L’échevin Étienne Bourdon, qui attendait sur les quais depuis un long moment déjà, monta à l’intérieur de l’embarcation, salua respectueusement le frère du roi et s’installa sur le banc en face de lui. Aussitôt, le comte de Valois demanda à ses hommes de ramer vers le large afin d’y chercher un peu de quiétude.
— Dites-moi, Étienne, que vous l’avez trouvée !
— Oui, Prince.
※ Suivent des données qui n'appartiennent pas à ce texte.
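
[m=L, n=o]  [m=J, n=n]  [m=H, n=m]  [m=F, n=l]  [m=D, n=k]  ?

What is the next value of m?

M goes L, J, H, F, D → B (letters move back 2 places in the alphabet).

B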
Ou plutôt, nous avons retrouvé sa piste.
— À la bonne heure ! Dites-moi tout !
— La Nubienne est donc bien une ancienne prostituée qui racolait rue Quincampoix, entre les années 1260 et 1290. On raconte que c’est une Égyptienne, qui a été amenée en France, alors qu’elle n’était encore qu’un tout jeune enfant, par un chevalier chassé de Jérusalem par les Sarrasins. Aujourd’hui, elle aurait donc… soixante-dix ans.
— Mais dites-moi qu’elle est en vie !
— Oui, Prince, mais…
— Que Dieu la bénisse !
— …mais elle a quitté Paris.
— Et comment vais-je pouvoir la trouver ? s’inquiéta de Valois.
— Elle habite maintenant Étampes, où elle sévit comme Mère des prostituées de la ville. Et elle s’appelle Izia. Nous la trouverons.